“Shedding their clothes for mens’ mags has become a fashionable rite of passage for certain performers – a mark of status before gravity and over-familiarity get them struck off the editors’ wish lists. While not implying that this is akin to entering one of the oldest callings – as exemplified in Mrs Warren’s Profession – I wonder if in years to come they too, like Mrs Warren, will be spurned by daughters with radically different ethics. John Tydeman’s crisp direction delineated neatly the many hypocrisies in society at the very end of the Victorian era when Shaw wrote this play. We may laugh now at the fact that it was banned by the Lord Chamberlain for 30years, presumably for pointing out that Mrs Warren not only ran a group of continental brothels but had done very well out of them, rather than for its perspective on the exploitation of women in the workplace. But more than 100 years on, it is still a very modern-sounding drama, its effect only dulled slightly by Shaw’s inability to create characters who are much more than ciphers.

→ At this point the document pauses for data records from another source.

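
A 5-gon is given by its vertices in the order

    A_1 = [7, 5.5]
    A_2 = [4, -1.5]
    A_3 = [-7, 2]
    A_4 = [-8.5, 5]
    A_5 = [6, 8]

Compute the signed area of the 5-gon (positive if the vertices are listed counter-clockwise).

-87

Apply the shoelace (surveyor's) formula: 2A = Σ (x_i·y_{i+1} − x_{i+1}·y_i), indices taken mod 5.
A_1→A_2: (7)(-1.5) − (4)(5.5) = -32.5
A_2→A_3: (4)(2) − (-7)(-1.5) = -2.5
A_3→A_4: (-7)(5) − (-8.5)(2) = -18
A_4→A_5: (-8.5)(8) − (6)(5) = -98
A_5→A_1: (6)(5.5) − (7)(8) = -23
Σ = -174
Signed area = Σ/2 = -87 (negative ⇒ clockwise traversal).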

Roger Hammond’s depiction of the local vicar as a bumbling fogey incapacitated by alcohol, for which he has invented the condition ‘clergyman’s throat’, provided comedy while Mrs Warren’s daughter Vivie was played by Claire Skinner with the requisite earnest prissiness. Her mother’s unseemly profits means that Vivie can afford to take her moral stance but is nevertheless prepared to sell herself short in her own career.

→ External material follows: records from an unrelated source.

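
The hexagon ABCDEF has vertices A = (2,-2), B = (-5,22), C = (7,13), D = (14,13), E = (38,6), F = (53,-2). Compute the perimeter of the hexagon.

140

|AB| = √((-7)² + (24)²) = √625 = 25
|BC| = √((12)² + (-9)²) = √225 = 15
|CD| = √((7)² + (0)²) = √49 = 7
|DE| = √((24)² + (-7)²) = √625 = 25
|EF| = √((15)² + (-8)²) = √289 = 17
|FA| = √((-51)² + (0)²) = √2601 = 51
Perimeter = 25 + 15 + 7 + 25 + 17 + 51 = 140.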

Diana Quick was a bit of a panto turn as Mrs Warren, one of two ‘well made’ daughters of a woman ‘who called herself a widow’ and who had used their physical attributes to pull themselves out of penury. By contrast, their two ugly half-sisters had opted for what Shaw saw as the slavery of respectable poverty. As Mrs Warren’s genteel affectations were revealed as such and her real history unveiled, Quick’s portrait became increasingly vaudevillian, her accent plummeting into the gutter. She was physically recreating her old self in front of our eyes – I should say ears but I saw this woman as clearly as if she was standing before me.”
– The Stage
“Shaw was surely better at women than Dickens, and John Tydeman’s Radio 3 production of Mrs Warren’s Profession dealing with social hypocrisy and prostitution, should be up there as the best radio production of the year. With Diana Quick and Claire Skinner as the warring mother and daughter, the tone shifted from spiteful bravura to heart-torn wisdom, Shaw’s scalding wit holding off any lurch into melodrama.”